One drizzly Sunday when I was eight or nine, a Los Angeles TV channel aired Singin’ In the Rain three times in a row – a station manager pining for relevancy, no doubt. Mom wasn’t impressed. When “Good Morning” rang for the third go-round, she shooed me out to the wet backyard. I didn’t need a fourth viewing anyway, I’d already memorized what I considered the best bits: Not the tap dances, sorry to say, but the Jean Hagen/Debbie Reynolds voice swap routines. “Till the stars turn cold”? Yes siree, that lip-synced re-record jazz looked like the most fun ever.

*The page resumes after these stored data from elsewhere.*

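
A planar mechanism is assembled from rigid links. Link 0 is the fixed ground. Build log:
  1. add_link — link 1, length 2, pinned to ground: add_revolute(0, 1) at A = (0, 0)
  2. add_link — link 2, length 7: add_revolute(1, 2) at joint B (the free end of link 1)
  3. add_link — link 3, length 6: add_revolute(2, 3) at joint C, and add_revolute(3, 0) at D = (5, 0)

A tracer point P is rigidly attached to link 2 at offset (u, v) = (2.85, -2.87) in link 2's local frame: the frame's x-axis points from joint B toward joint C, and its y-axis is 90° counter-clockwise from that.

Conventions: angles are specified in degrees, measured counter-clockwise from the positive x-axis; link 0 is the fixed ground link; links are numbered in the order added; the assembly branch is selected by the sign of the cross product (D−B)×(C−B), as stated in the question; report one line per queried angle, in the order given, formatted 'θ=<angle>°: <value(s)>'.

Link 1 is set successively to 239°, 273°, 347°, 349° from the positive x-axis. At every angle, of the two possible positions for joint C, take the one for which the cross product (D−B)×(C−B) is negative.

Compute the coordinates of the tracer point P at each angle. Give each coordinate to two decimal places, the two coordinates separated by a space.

A=(0,0), D=(5.00,0)
θ=239°: B = A + 2.00·(cos239°, sin239°) = (-1.0301, -1.7143)
θ=239°: |BD| = 6.2690
θ=239°: circle(B,7.00) ∩ circle(D,6.00): a=4.1714, h=5.6214
θ=239°:   candidates: C₊=(1.4451,4.8335) cross=35.241; C₋=(4.5195,-5.9807) cross=-35.241
θ=239°:   branch - wants cross < 0 → take C=(4.5195,-5.9807) (cross=-35.241)
θ=239°: ex = (C−B)/|BC| = (0.7928,-0.6095); ey = (0.6095,0.7928)
θ=239°: P = B + 2.85·ex + -2.87·ey = (-0.5198,-5.7267)
θ=273°: B = A + 2.00·(cos273°, sin273°) = (0.1047, -1.9973)
θ=273°: |BD| = 5.2871
θ=273°: circle(B,7.00) ∩ circle(D,6.00): a=3.8730, h=5.8310
θ=273°:   candidates: C₊=(1.4879,4.8647) cross=30.829; C₋=(5.8934,-5.9331) cross=-30.829
θ=273°:   branch - wants cross < 0 → take C=(5.8934,-5.9331) (cross=-30.829)
θ=273°: ex = (C−B)/|BC| = (0.8270,-0.5623); ey = (0.5623,0.8270)
θ=273°: P = B + 2.85·ex + -2.87·ey = (0.8478,-5.9731)
θ=347°: B = A + 2.00·(cos347°, sin347°) = (1.9487, -0.4499)
θ=347°: |BD| = 3.0843
θ=347°: circle(B,7.00) ∩ circle(D,6.00): a=3.6496, h=5.9733
θ=347°:   candidates: C₊=(4.6880,5.9919) cross=18.423; C₋=(6.4306,-5.8269) cross=-18.423
θ=347°:   branch - wants cross < 0 → take C=(6.4306,-5.8269) (cross=-18.423)
θ=347°: ex = (C−B)/|BC| = (0.6403,-0.7681); ey = (0.7681,0.6403)
θ=347°: P = B + 2.85·ex + -2.87·ey = (1.5689,-4.4767)
θ=349°: B = A + 2.00·(cos349°, sin349°) = (1.9633, -0.3816)
θ=349°: |BD| = 3.0606
θ=349°: circle(B,7.00) ∩ circle(D,6.00): a=3.6541, h=5.9706
θ=349°:   candidates: C₊=(4.8444,5.9980) cross=18.274; C₋=(6.3332,-5.8500) cross=-18.274
θ=349°:   branch - wants cross < 0 → take C=(6.3332,-5.8500) (cross=-18.274)
θ=349°: ex = (C−B)/|BC| = (0.6243,-0.7812); ey = (0.7812,0.6243)
θ=349°: P = B + 2.85·ex + -2.87·ey = (1.5004,-4.3997)

θ=239°: -0.52 -5.73
θ=273°: 0.85 -5.97
θ=347°: 1.57 -4.48
θ=349°: 1.50 -4.40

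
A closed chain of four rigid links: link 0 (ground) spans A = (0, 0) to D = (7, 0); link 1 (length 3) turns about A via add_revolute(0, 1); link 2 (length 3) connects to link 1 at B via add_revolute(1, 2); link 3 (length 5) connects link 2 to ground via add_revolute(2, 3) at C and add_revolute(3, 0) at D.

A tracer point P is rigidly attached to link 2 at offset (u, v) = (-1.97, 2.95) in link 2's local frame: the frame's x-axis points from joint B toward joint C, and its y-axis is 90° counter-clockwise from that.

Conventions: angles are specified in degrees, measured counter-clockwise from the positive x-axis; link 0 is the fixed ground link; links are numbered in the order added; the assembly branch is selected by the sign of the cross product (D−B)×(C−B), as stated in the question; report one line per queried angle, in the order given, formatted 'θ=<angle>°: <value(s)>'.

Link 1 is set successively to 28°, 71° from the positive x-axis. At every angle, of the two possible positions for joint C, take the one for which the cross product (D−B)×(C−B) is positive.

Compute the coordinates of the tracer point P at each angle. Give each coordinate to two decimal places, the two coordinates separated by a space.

A=(0,0), D=(7.00,0)
θ=28°: B = A + 3.00·(cos28°, sin28°) = (2.6488, 1.4084)
θ=28°: |BD| = 4.5734
θ=28°: circle(B,3.00) ∩ circle(D,5.00): a=0.5375, h=2.9515
θ=28°:   candidates: C₊=(4.0691,4.0509) cross=13.498; C₋=(2.2513,-1.5651) cross=-13.498
θ=28°:   branch + wants cross > 0 → take C=(4.0691,4.0509) (cross=13.498)
θ=28°: ex = (C−B)/|BC| = (0.4734,0.8808); ey = (-0.8808,0.4734)
θ=28°: P = B + -1.97·ex + 2.95·ey = (-0.8823,1.0698)
θ=71°: B = A + 3.00·(cos71°, sin71°) = (0.9767, 2.8366)
θ=71°: |BD| = 6.6578
θ=71°: circle(B,3.00) ∩ circle(D,5.00): a=2.1273, h=2.1153
θ=71°:   candidates: C₊=(3.8025,3.8440) cross=14.083; C₋=(2.0000,0.0165) cross=-14.083
θ=71°:   branch + wants cross > 0 → take C=(3.8025,3.8440) (cross=14.083)
θ=71°: ex = (C−B)/|BC| = (0.9419,0.3358); ey = (-0.3358,0.9419)
θ=71°: P = B + -1.97·ex + 2.95·ey = (-1.8695,4.9537)

θ=28°: -0.88 1.07
θ=71°: -1.87 4.95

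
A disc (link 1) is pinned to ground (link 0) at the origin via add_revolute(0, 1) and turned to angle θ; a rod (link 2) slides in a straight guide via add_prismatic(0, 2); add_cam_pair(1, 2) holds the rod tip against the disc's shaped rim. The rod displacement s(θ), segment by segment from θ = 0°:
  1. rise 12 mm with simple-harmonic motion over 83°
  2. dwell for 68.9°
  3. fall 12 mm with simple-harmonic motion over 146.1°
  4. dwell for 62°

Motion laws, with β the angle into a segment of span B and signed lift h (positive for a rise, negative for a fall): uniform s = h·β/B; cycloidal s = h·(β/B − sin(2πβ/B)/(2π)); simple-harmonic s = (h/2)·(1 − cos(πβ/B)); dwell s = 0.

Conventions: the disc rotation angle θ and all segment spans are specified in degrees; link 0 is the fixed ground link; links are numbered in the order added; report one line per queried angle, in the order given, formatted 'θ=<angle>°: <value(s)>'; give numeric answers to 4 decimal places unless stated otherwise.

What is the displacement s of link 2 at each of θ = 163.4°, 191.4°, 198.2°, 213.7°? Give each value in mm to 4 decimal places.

segment 1 (0° to 83°, simple-harmonic, h = 12) is passed completely: s = 0.0000 + (12) = 12.0000
segment 2 (83° to 151.9°, dwell): s unchanged at 12.0000
θ = 163.4° falls in segment 3 (151.9° to 298°, simple-harmonic, h = -12): β = 163.4 − 151.9 = 11.5°, B = 146.1°; Δs = -12/2·(1 − cos(π·0.0787)) = -0.1825; s = 12.0000 − 0.1825 = 11.8175
θ = 191.4° falls in segment 3 (151.9° to 298°, simple-harmonic, h = -12): β = 191.4 − 151.9 = 39.5°, B = 146.1°; Δs = -12/2·(1 − cos(π·0.2704)) = -2.0373; s = 12.0000 − 2.0373 = 9.9627
θ = 198.2° falls in segment 3 (151.9° to 298°, simple-harmonic, h = -12): β = 198.2 − 151.9 = 46.3°, B = 146.1°; Δs = -12/2·(1 − cos(π·0.3169)) = -2.7360; s = 12.0000 − 2.7360 = 9.2640
θ = 213.7° falls in segment 3 (151.9° to 298°, simple-harmonic, h = -12): β = 213.7 − 151.9 = 61.8°, B = 146.1°; Δs = -12/2·(1 − cos(π·0.4230)) = -4.5627; s = 12.0000 − 4.5627 = 7.4373

θ=163.4°: 11.8175
θ=191.4°: 9.9627
θ=198.2°: 9.2640
θ=213.7°: 7.4373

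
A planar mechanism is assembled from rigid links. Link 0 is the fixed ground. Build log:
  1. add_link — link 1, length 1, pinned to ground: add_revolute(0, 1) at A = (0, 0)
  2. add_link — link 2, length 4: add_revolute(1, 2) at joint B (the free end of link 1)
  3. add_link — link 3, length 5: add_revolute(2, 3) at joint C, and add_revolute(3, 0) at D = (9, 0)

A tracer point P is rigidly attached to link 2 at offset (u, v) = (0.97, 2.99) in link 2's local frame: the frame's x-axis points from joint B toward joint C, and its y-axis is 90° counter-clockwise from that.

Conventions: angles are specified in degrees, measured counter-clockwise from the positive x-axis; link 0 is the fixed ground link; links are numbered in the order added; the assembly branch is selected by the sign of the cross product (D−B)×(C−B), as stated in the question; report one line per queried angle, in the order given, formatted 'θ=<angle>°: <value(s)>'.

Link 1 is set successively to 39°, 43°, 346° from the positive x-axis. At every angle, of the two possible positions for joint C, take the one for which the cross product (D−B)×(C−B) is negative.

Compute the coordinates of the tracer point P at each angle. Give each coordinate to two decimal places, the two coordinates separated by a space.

A=(0,0), D=(9.00,0)
θ=39°: B = A + 1.00·(cos39°, sin39°) = (0.7771, 0.6293)
θ=39°: |BD| = 8.2469
θ=39°: circle(B,4.00) ∩ circle(D,5.00): a=3.5778, h=1.7887
θ=39°:   candidates: C₊=(4.4810,2.1398) cross=14.751; C₋=(4.2080,-1.4272) cross=-14.751
θ=39°:   branch - wants cross < 0 → take C=(4.2080,-1.4272) (cross=-14.751)
θ=39°: ex = (C−B)/|BC| = (0.8577,-0.5141); ey = (0.5141,0.8577)
θ=39°: P = B + 0.97·ex + 2.99·ey = (3.1464,2.6952)
θ=43°: B = A + 1.00·(cos43°, sin43°) = (0.7314, 0.6820)
θ=43°: |BD| = 8.2967
θ=43°: circle(B,4.00) ∩ circle(D,5.00): a=3.6060, h=1.7312
θ=43°:   candidates: C₊=(4.4674,2.1109) cross=14.363; C₋=(4.1828,-1.3397) cross=-14.363
θ=43°:   branch - wants cross < 0 → take C=(4.1828,-1.3397) (cross=-14.363)
θ=43°: ex = (C−B)/|BC| = (0.8629,-0.5054); ey = (0.5054,0.8629)
θ=43°: P = B + 0.97·ex + 2.99·ey = (3.0796,2.7717)
θ=346°: B = A + 1.00·(cos346°, sin346°) = (0.9703, -0.2419)
θ=346°: |BD| = 8.0333
θ=346°: circle(B,4.00) ∩ circle(D,5.00): a=3.4565, h=2.0131
θ=346°:   candidates: C₊=(4.3646,1.8744) cross=16.172; C₋=(4.4859,-2.1500) cross=-16.172
θ=346°:   branch - wants cross < 0 → take C=(4.4859,-2.1500) (cross=-16.172)
θ=346°: ex = (C−B)/|BC| = (0.8789,-0.4770); ey = (0.4770,0.8789)
θ=346°: P = B + 0.97·ex + 2.99·ey = (3.2491,1.9233)

θ=39°: 3.15 2.70
θ=43°: 3.08 2.77
θ=346°: 3.25 1.92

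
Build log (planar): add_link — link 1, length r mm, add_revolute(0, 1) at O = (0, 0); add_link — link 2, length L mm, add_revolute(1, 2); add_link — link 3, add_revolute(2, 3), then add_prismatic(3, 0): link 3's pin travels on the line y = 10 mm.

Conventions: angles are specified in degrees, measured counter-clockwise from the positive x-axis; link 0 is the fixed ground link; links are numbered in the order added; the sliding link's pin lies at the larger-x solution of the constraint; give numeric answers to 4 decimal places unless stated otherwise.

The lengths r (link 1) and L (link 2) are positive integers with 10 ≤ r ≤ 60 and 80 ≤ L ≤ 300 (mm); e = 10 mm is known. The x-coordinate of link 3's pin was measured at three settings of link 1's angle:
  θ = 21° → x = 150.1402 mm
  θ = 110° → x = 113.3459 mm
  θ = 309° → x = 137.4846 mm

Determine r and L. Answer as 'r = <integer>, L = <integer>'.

constraint per measurement: (x − r cos θ)² + (r sin θ − e)² = L²
subtracting the θ₁ and θ₂ equations cancels the r² and L² terms:
r = (x₁² − x₂²) / (2[(x₁cos θ₁ + e sin θ₁) − (x₂cos θ₂ + e sin θ₂)]) = 28.0000 → r = 28
L² = (x₁ − r cos θ₁)² + (r sin θ₁ − e)² = 15375.9883 → L = 124.0000 → L = 124
check at θ₃=309°: x = 137.4846 (printed 137.4846) ✓

r = 28, L = 124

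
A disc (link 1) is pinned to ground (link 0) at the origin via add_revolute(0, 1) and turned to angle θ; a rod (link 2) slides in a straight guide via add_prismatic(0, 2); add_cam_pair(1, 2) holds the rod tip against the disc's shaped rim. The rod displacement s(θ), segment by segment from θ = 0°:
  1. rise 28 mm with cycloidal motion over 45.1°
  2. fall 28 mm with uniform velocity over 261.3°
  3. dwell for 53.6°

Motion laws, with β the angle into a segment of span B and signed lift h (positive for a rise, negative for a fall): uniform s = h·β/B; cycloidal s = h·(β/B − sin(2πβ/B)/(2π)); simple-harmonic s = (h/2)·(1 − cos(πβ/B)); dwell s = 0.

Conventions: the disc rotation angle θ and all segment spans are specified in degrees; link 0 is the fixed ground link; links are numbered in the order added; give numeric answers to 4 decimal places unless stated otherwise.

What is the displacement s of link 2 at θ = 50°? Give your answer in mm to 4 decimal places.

segment 1 (0° to 45.1°, cycloidal, h = 28) is passed completely: s = 0.0000 + (28) = 28.0000
θ = 50° falls in segment 2 (45.1° to 306.4°, uniform, h = -28): β = 50 − 45.1 = 4.9°, B = 261.3°; Δs = -28·4.9/261.3 = -0.5251; s = 28.0000 − 0.5251 = 27.4749

27.4749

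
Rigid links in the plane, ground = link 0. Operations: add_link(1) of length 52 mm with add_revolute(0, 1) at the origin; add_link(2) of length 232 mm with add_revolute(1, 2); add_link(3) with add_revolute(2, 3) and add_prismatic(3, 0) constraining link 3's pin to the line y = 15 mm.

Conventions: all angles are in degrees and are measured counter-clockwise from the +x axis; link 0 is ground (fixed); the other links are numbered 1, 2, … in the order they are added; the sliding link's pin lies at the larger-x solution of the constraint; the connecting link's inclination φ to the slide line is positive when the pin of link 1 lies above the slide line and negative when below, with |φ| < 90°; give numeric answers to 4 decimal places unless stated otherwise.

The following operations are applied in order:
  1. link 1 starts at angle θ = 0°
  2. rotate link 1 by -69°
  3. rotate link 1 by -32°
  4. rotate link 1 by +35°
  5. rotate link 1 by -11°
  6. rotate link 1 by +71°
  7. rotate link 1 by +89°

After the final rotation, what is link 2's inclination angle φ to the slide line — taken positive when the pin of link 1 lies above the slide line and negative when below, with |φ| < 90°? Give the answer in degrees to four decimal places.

geometry: r = 52 mm, L = 232 mm, e = 15 mm; θ starts at 0°
rotate link 1 by -69°: θ ← 0° -69° = -69°
rotate link 1 by -32°: θ ← -69° -32° = -101°
rotate link 1 by +35°: θ ← -101° +35° = -66°
rotate link 1 by -11°: θ ← -66° -11° = -77°
rotate link 1 by +71°: θ ← -77° +71° = -6°
rotate link 1 by +89°: θ ← -6° +89° = 83°
h = r sin θ − e = 51.612400 − 15 = 36.612400
sin φ = h / L = 36.612400 / 232 = 0.15781207
φ = arcsin(0.15781207) = 9.079924°

9.0799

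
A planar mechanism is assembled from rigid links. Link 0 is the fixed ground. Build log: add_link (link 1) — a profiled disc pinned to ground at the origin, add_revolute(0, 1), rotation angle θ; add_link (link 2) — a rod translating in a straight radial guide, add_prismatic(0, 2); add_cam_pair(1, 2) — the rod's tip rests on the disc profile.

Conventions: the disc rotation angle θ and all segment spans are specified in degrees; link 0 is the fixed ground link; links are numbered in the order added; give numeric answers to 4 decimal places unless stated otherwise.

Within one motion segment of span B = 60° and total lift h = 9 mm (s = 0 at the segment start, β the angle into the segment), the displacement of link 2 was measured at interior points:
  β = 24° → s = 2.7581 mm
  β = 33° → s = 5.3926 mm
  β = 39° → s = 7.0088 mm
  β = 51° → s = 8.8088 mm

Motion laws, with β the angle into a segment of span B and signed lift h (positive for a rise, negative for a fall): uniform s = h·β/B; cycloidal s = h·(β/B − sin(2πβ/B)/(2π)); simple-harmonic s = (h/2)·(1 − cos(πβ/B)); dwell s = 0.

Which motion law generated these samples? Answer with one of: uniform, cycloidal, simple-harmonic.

candidates at β/B = r: uniform s = h·r (linear in β); cycloidal s = h·(r − sin(2πr)/(2π)); simple-harmonic s = (h/2)(1 − cos(πr))
β=24°: printed 2.7581 | uniform 3.6000, cycloidal 2.7581, simple-harmonic 3.1094
β=33°: printed 5.3926 | uniform 4.9500, cycloidal 5.3926, simple-harmonic 5.2040
β=39°: printed 7.0088 | uniform 5.8500, cycloidal 7.0088, simple-harmonic 6.5430
β=51°: printed 8.8088 | uniform 7.6500, cycloidal 8.8088, simple-harmonic 8.5095
only one law matches every sample → cycloidal

cycloidal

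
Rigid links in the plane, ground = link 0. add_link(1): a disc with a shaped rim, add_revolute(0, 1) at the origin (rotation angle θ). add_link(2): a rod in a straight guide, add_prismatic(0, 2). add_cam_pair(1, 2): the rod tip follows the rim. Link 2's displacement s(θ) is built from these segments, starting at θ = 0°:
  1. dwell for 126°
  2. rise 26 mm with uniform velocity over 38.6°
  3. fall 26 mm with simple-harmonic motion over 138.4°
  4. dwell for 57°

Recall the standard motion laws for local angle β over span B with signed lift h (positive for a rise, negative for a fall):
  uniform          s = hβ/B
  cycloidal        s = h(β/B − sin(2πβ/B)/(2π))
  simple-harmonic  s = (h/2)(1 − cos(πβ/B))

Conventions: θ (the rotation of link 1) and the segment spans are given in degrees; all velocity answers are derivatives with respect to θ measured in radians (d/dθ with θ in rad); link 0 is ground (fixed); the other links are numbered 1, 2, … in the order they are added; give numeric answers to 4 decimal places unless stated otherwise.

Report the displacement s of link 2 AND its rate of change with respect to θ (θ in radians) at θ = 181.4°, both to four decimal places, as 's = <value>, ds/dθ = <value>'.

segment 1 (0° to 126°, dwell): s unchanged at 0.0000
segment 2 (126° to 164.6°, uniform, h = 26) is passed completely: s = 0.0000 + (26) = 26.0000
θ = 181.4° falls in segment 3 (164.6° to 303°, simple-harmonic, h = -26): β = 181.4 − 164.6 = 16.8°, B = 138.4°; Δs = -26/2·(1 − cos(π·0.1214)) = -0.9339; s = 26.0000 − 0.9339 = 25.0661
velocity in seg [164.6°–303°] (simple-harmonic), θ in radians: β = 16.8° = 0.2932 rad, B = 138.4° = 2.4155 rad; ds/dθ = (πh/(2B)) sin(πβ/B) = (π·(-26)/(2·2.4155)) sin(π·0.1214) = -6.292525 mm/rad

s = 25.0661, ds/dθ = -6.2925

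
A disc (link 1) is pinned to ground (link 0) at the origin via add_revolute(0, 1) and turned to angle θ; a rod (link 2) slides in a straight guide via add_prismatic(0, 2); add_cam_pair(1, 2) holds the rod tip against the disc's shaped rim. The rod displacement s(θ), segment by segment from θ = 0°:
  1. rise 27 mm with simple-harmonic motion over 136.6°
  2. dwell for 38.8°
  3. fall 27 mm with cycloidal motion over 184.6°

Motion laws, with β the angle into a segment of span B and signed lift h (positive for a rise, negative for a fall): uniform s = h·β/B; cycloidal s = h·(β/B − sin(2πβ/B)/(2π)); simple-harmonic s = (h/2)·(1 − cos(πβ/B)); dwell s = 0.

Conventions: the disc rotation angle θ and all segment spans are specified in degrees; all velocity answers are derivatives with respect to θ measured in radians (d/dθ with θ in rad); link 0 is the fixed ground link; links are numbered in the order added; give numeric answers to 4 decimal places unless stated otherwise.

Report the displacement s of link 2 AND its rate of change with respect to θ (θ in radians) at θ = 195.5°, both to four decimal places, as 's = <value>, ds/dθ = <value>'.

segment 1 (0° to 136.6°, simple-harmonic, h = 27) is passed completely: s = 0.0000 + (27) = 27.0000
segment 2 (136.6° to 175.4°, dwell): s unchanged at 27.0000
θ = 195.5° falls in segment 3 (175.4° to 360°, cycloidal, h = -27): β = 195.5 − 175.4 = 20.1°, B = 184.6°; Δs = -27·(0.1089 − sin(2π·0.1089)/(2π)) = -0.2240; s = 27.0000 − 0.2240 = 26.7760
velocity in seg [175.4°–360°] (cycloidal), θ in radians: β = 20.1° = 0.3508 rad, B = 184.6° = 3.2219 rad; ds/dθ = (h/B)(1 − cos(2πβ/B)) = ((-27)/3.2219)(1 − cos(2π·0.1089)) = -1.885851 mm/rad

s = 26.7760, ds/dθ = -1.8859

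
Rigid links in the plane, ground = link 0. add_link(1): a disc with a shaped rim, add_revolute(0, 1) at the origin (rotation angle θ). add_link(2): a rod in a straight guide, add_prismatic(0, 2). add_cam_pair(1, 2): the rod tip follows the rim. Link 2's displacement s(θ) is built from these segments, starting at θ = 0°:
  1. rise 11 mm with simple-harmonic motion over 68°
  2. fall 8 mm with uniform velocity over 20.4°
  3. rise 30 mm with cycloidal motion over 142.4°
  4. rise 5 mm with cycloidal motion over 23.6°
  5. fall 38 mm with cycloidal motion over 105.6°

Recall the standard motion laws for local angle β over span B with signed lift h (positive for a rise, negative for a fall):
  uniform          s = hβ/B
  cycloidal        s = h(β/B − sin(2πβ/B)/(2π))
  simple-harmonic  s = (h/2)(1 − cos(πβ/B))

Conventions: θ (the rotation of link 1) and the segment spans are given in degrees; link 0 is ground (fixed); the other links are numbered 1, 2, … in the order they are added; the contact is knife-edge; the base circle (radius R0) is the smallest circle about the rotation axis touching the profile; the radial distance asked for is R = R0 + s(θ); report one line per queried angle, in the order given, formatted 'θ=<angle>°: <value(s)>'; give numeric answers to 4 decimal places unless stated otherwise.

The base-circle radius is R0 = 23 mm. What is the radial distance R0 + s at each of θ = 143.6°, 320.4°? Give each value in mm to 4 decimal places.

segment 1 (0° to 68°, simple-harmonic, h = 11) is passed completely: s = 0.0000 + (11) = 11.0000
segment 2 (68° to 88.4°, uniform, h = -8) is passed completely: s = 11.0000 + (-8) = 3.0000
θ = 143.6° falls in segment 3 (88.4° to 230.8°, cycloidal, h = 30): β = 143.6 − 88.4 = 55.2°, B = 142.4°; Δs = 30·(0.3876 − sin(2π·0.3876)/(2π)) = 8.5315; s = 3.0000 + 8.5315 = 11.5315
segment 3 (88.4° to 230.8°, cycloidal, h = 30) is passed completely: s = 3.0000 + (30) = 33.0000
segment 4 (230.8° to 254.4°, cycloidal, h = 5) is passed completely: s = 33.0000 + (5) = 38.0000
θ = 320.4° falls in segment 5 (254.4° to 360°, cycloidal, h = -38): β = 320.4 − 254.4 = 66°, B = 105.6°; Δs = -38·(0.6250 − sin(2π·0.6250)/(2π)) = -28.0265; s = 38.0000 − 28.0265 = 9.9735
θ=143.6°: R = R0 + s = 23 + 11.5315 = 34.5315
θ=320.4°: R = R0 + s = 23 + 9.9735 = 32.9735

θ=143.6°: 34.5315
θ=320.4°: 32.9735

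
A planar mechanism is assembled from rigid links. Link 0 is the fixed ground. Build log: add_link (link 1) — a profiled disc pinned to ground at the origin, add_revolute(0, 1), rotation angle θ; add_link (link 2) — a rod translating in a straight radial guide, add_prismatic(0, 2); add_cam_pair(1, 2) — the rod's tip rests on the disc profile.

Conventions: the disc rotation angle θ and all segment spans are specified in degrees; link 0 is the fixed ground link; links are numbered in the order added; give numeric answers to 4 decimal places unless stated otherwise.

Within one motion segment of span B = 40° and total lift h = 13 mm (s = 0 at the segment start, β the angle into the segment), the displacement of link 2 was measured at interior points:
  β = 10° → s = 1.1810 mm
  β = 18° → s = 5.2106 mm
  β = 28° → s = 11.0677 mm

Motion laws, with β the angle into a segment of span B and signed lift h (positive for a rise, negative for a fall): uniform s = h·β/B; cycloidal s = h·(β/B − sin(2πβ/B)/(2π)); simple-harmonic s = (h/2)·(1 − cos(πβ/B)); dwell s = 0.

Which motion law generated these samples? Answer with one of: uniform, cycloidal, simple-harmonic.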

Last Saturday, I finally got my chance. 8 A.M., I drove up to Glendale’s Monkeyland Audio for a session of automated dialogue replacement. The sky drizzled – just enough to spot my car, but hey. And the voice I replaced on my pal’s short film was mine, so no thrill of being the sultry alto besting some whiny soprano. Still, there was the movie screen, here was the music stand complete with script, mic clipped to my chest, headphones on, engineer in the booth behind and –
Beep-beep-beep, the engineer’s cue in my ear sounded I swear like the start of a downhill ski race and that’s all I could think, and by the time I got that vision out of my head, my lips onscreen had already moved. Took me five tries to get the first line right.
I got better after that. Really, I did. But dang, that Debbie Reynolds was good.